Emmanuel Macron, une logique à deux vitesses
 
Le président français, Macron, a dit, lui, qu’il n’enlèverait aucune statue, qu’il n’effacerait aucune trace du passé. On lui demandera tout simplement d’aller jusqu’au bout de sa logique et de replacer la statue retirée du Maréchal Pétain dans la ville de Vichy. Pétain n’a-t-il pas été le grand soldat de la Grande Guerre? Un des grands artisans de la victoire de Verdun? En 2011, le portrait de Pétain a été également retiré de la salle du conseil municipal de la mairie de Gonneville-sur-mer dans le Calvados. Que reproche-t-on à Pétain au point de retirer sa statue et ses portraits? D’avoir collaboré avec les occupants allemands? Être collaborateur empêche-t-il de faire partie d’une histoire? Macron doit être logique jusqu’au bout. Il doit joindre l’acte à la parole en remettant la statue de Pétain à sa place.
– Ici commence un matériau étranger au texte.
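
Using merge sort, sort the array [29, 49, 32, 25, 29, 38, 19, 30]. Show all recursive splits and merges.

Merge sort trace:

Split: [29, 49, 32, 25, 29, 38, 19, 30] -> [29, 49, 32, 25] and [29, 38, 19, 30]
  Split: [29, 49, 32, 25] -> [29, 49] and [32, 25]
    Split: [29, 49] -> [29] and [49]
    Merge: [29] + [49] -> [29, 49]
    Split: [32, 25] -> [32] and [25]
    Merge: [32] + [25] -> [25, 32]
  Merge: [29, 49] + [25, 32] -> [25, 29, 32, 49]
  Split: [29, 38, 19, 30] -> [29, 38] and [19, 30]
    Split: [29, 38] -> [29] and [38]
    Merge: [29] + [38] -> [29, 38]
    Split: [19, 30] -> [19] and [30]
    Merge: [19] + [30] -> [19, 30]
  Merge: [29, 38] + [19, 30] -> [19, 29, 30, 38]
Merge: [25, 29, 32, 49] + [19, 29, 30, 38] -> [19, 25, 29, 29, 30, 32, 38, 49]

Final sorted array: [19, 25, 29, 29, 30, 32, 38, 49]

The merge sort proceeds by recursively splitting the array and merging sorted halves.
After all merges, the sorted array is [19, 25, 29, 29, 30, 32, 38, 49].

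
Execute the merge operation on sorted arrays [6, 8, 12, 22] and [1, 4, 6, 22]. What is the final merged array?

Merging process:

Compare 6 vs 1: take 1 from right. Merged: [1]
Compare 6 vs 4: take 4 from right. Merged: [1, 4]
Compare 6 vs 6: take 6 from left. Merged: [1, 4, 6]
Compare 8 vs 6: take 6 from right. Merged: [1, 4, 6, 6]
Compare 8 vs 22: take 8 from left. Merged: [1, 4, 6, 6, 8]
Compare 12 vs 22: take 12 from left. Merged: [1, 4, 6, 6, 8, 12]
Compare 22 vs 22: take 22 from left. Merged: [1, 4, 6, 6, 8, 12, 22]
Append remaining from right: [22]. Merged: [1, 4, 6, 6, 8, 12, 22, 22]

Final merged array: [1, 4, 6, 6, 8, 12, 22, 22]
Total comparisons: 7

The merged array is [1, 4, 6, 6, 8, 12, 22, 22], requiring 7 comparisons. The merge step runs in O(n) time where n is the total number of elements.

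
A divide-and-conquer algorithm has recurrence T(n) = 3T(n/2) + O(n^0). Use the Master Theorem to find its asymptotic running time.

Master Theorem for T(n) = 3T(n/2) + O(n^0):

a = 3, b = 2, c = 0
log_b(a) = log_2(3) = 1.5850

Case 1: c = 0 < log_2(3) = 1.5850
T(n) = O(n^(log_2 3))

For T(n) = 3T(n/2) + O(n^0): log_2(3) = 1.5850. This is Case 1 of the Master Theorem (c < log_b(a), work dominated by leaves), giving O(n^(log_2 3)).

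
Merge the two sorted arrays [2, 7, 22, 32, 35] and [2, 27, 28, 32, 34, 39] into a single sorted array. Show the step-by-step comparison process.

Merging process:

Compare 2 vs 2: take 2 from left. Merged: [2]
Compare 7 vs 2: take 2 from right. Merged: [2, 2]
Compare 7 vs 27: take 7 from left. Merged: [2, 2, 7]
Compare 22 vs 27: take 22 from left. Merged: [2, 2, 7, 22]
Compare 32 vs 27: take 27 from right. Merged: [2, 2, 7, 22, 27]
Compare 32 vs 28: take 28 from right. Merged: [2, 2, 7, 22, 27, 28]
Compare 32 vs 32: take 32 from left. Merged: [2, 2, 7, 22, 27, 28, 32]
Compare 35 vs 32: take 32 from right. Merged: [2, 2, 7, 22, 27, 28, 32, 32]
Compare 35 vs 34: take 34 from right. Merged: [2, 2, 7, 22, 27, 28, 32, 32, 34]
Compare 35 vs 39: take 35 from left. Merged: [2, 2, 7, 22, 27, 28, 32, 32, 34, 35]
Append remaining from right: [39]. Merged: [2, 2, 7, 22, 27, 28, 32, 32, 34, 35, 39]

Final merged array: [2, 2, 7, 22, 27, 28, 32, 32, 34, 35, 39]
Total comparisons: 10

The merged array is [2, 2, 7, 22, 27, 28, 32, 32, 34, 35, 39], requiring 10 comparisons. The merge step runs in O(n) time where n is the total number of elements.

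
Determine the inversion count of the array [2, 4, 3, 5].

Finding inversions in [2, 4, 3, 5]:

(1, 2): arr[1]=4 > arr[2]=3

Total inversions: 1

The array has 1 inversion(s): (1,2). Each pair (i,j) satisfies i < j and arr[i] > arr[j].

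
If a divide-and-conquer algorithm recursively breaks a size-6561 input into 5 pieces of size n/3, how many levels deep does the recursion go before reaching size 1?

For divide and conquer with division factor 3:

Problem sizes at each level:
Level 0: 6561
Level 1: 2187
Level 2: 729
Level 3: 243
Level 4: 81
Level 5: 27
Level 6: 9
Level 7: 3
Level 8: 1

The root is level 0 and the size-1 base case is level 8 (the tree spans levels 0 through 8, i.e. 9 levels counting the root), so the depth is the number of divisions: log_3(6561) = 8

The recursion tree depth is log_3(6561) = 8. At each level, the problem size is divided by 3, so it takes 8 divisions to reduce to a base case of size 1. The algorithm makes 5 recursive calls at each level.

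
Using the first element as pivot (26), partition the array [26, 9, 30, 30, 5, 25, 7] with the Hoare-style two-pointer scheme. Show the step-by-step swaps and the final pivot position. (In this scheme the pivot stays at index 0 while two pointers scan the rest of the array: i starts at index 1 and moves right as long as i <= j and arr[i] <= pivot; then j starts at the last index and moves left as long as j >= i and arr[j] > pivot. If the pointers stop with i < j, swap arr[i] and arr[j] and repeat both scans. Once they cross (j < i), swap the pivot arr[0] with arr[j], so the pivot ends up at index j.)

Hoare-style two-pointer partition with pivot = 26:

Initial array: [26, 9, 30, 30, 5, 25, 7]

Pointers start at i = 1, j = 6.
i stops at index 2 (arr[2]=30 > 26), j stops at index 6 (arr[6]=7 <= 26): swap arr[2] and arr[6], array becomes [26, 9, 7, 30, 5, 25, 30]
i stops at index 3 (arr[3]=30 > 26), j stops at index 5 (arr[5]=25 <= 26): swap arr[3] and arr[5], array becomes [26, 9, 7, 25, 5, 30, 30]
i ends at 5, j ends at 4: the pointers have crossed (j < i), so scanning stops.

Swap pivot arr[0] with arr[4] to place pivot at position 4: [5, 9, 7, 25, 26, 30, 30]
Pivot position: 4

After partitioning with pivot 26, the array becomes [5, 9, 7, 25, 26, 30, 30]. The pivot is placed at index 4. All elements to the left of the pivot are <= 26, and all elements to the right are > 26.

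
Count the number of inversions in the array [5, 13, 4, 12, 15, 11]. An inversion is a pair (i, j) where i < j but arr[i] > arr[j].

Finding inversions in [5, 13, 4, 12, 15, 11]:

(0, 2): arr[0]=5 > arr[2]=4
(1, 2): arr[1]=13 > arr[2]=4
(1, 3): arr[1]=13 > arr[3]=12
(1, 5): arr[1]=13 > arr[5]=11
(3, 5): arr[3]=12 > arr[5]=11
(4, 5): arr[4]=15 > arr[5]=11

Total inversions: 6

The array has 6 inversion(s): (0,2), (1,2), (1,3), (1,5), (3,5), (4,5). Each pair (i,j) satisfies i < j and arr[i] > arr[j].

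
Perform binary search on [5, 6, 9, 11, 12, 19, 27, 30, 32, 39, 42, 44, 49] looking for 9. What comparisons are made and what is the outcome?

Binary search for 9 in [5, 6, 9, 11, 12, 19, 27, 30, 32, 39, 42, 44, 49]:

lo=0, hi=12, mid=6, arr[mid]=27 -> 27 > 9, search left half
lo=0, hi=5, mid=2, arr[mid]=9 -> Found target at index 2!

Binary search finds 9 at index 2 after 2 comparisons. The search repeatedly halves the search space by comparing with the middle element.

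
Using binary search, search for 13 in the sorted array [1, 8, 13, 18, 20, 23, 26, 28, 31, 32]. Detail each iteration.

Binary search for 13 in [1, 8, 13, 18, 20, 23, 26, 28, 31, 32]:

lo=0, hi=9, mid=4, arr[mid]=20 -> 20 > 13, search left half
lo=0, hi=3, mid=1, arr[mid]=8 -> 8 < 13, search right half
lo=2, hi=3, mid=2, arr[mid]=13 -> Found target at index 2!

Binary search finds 13 at index 2 after 3 comparisons. The search repeatedly halves the search space by comparing with the middle element.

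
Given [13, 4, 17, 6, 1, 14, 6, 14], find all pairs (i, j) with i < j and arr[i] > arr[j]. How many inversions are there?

Finding inversions in [13, 4, 17, 6, 1, 14, 6, 14]:

(0, 1): arr[0]=13 > arr[1]=4
(0, 3): arr[0]=13 > arr[3]=6
(0, 4): arr[0]=13 > arr[4]=1
(0, 6): arr[0]=13 > arr[6]=6
(1, 4): arr[1]=4 > arr[4]=1
(2, 3): arr[2]=17 > arr[3]=6
(2, 4): arr[2]=17 > arr[4]=1
(2, 5): arr[2]=17 > arr[5]=14
(2, 6): arr[2]=17 > arr[6]=6
(2, 7): arr[2]=17 > arr[7]=14
(3, 4): arr[3]=6 > arr[4]=1
(5, 6): arr[5]=14 > arr[6]=6

Total inversions: 12

The array has 12 inversion(s): (0,1), (0,3), (0,4), (0,6), (1,4), (2,3), (2,4), (2,5), (2,6), (2,7), (3,4), (5,6). Each pair (i,j) satisfies i < j and arr[i] > arr[j].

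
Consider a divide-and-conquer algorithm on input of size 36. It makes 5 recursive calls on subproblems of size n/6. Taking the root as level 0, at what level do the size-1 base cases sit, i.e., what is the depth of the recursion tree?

For divide and conquer with division factor 6:

Problem sizes at each level:
Level 0: 36
Level 1: 6
Level 2: 1

The root is level 0 and the size-1 base case is level 2 (the tree spans levels 0 through 2, i.e. 3 levels counting the root), so the depth is the number of divisions: log_6(36) = 2

The recursion tree depth is log_6(36) = 2. At each level, the problem size is divided by 6, so it takes 2 divisions to reduce to a base case of size 1. The algorithm makes 5 recursive calls at each level.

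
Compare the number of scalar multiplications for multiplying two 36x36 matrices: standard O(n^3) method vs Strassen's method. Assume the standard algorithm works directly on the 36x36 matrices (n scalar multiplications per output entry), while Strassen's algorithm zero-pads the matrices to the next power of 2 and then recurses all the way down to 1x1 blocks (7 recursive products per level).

Matrix multiplication for 36x36 matrices:

Strassen's algorithm requires power-of-2 dimensions. Pad 36x36 to 64x64 (next power of 2).

Standard algorithm: 36^3 = 46656 multiplications
Strassen's algorithm: 7^(log2(64)) = 7^6 = 117649 multiplications
Difference: 46656 - 117649 = -70993 (Strassen uses MORE here due to padding overhead — for small or just-over-power-of-2 n, padding can outweigh the per-level savings)

Standard: 46656 multiplications (36^3). Strassen: 117649 multiplications (7^6, after padding to 64x64). Strassen reduces 8 recursive multiplications to 7 at each level.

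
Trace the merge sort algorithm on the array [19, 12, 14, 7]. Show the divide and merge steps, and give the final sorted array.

Merge sort trace:

Split: [19, 12, 14, 7] -> [19, 12] and [14, 7]
  Split: [19, 12] -> [19] and [12]
  Merge: [19] + [12] -> [12, 19]
  Split: [14, 7] -> [14] and [7]
  Merge: [14] + [7] -> [7, 14]
Merge: [12, 19] + [7, 14] -> [7, 12, 14, 19]

Final sorted array: [7, 12, 14, 19]

The merge sort proceeds by recursively splitting the array and merging sorted halves.
After all merges, the sorted array is [7, 12, 14, 19].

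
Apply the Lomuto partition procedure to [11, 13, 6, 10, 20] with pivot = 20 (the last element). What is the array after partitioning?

Lomuto partition with pivot = 20:

Initial array: [11, 13, 6, 10, 20]

arr[0]=11 <= 20: swap with position 0, array becomes [11, 13, 6, 10, 20]
arr[1]=13 <= 20: swap with position 1, array becomes [11, 13, 6, 10, 20]
arr[2]=6 <= 20: swap with position 2, array becomes [11, 13, 6, 10, 20]
arr[3]=10 <= 20: swap with position 3, array becomes [11, 13, 6, 10, 20]

Place pivot at position 4: [11, 13, 6, 10, 20]
Pivot position: 4

After partitioning with pivot 20, the array becomes [11, 13, 6, 10, 20]. The pivot is placed at index 4. All elements to the left of the pivot are <= 20, and all elements to the right are > 20.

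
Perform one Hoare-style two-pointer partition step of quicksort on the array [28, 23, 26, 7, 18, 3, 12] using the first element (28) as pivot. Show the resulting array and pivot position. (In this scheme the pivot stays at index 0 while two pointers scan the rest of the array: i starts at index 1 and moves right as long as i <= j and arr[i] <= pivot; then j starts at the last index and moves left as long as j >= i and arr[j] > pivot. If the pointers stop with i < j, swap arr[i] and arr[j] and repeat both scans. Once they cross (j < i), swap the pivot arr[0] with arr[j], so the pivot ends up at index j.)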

On se demande d’ailleurs si ce n’est pas cette fermeté feinte qui fait qu’il s’accroche au Franc CFA au point de pousser au changement de nom (Eco) tout en voulant que la France reste garante. En tout cas, du point de vue des Africains, rompre avec le franc CFA, vestige colonial, ce n'est pas effacer l'histoire coloniale de cette monnaie. C'est s'émanciper et se prendre en charge. Tout est question de perspective finalement.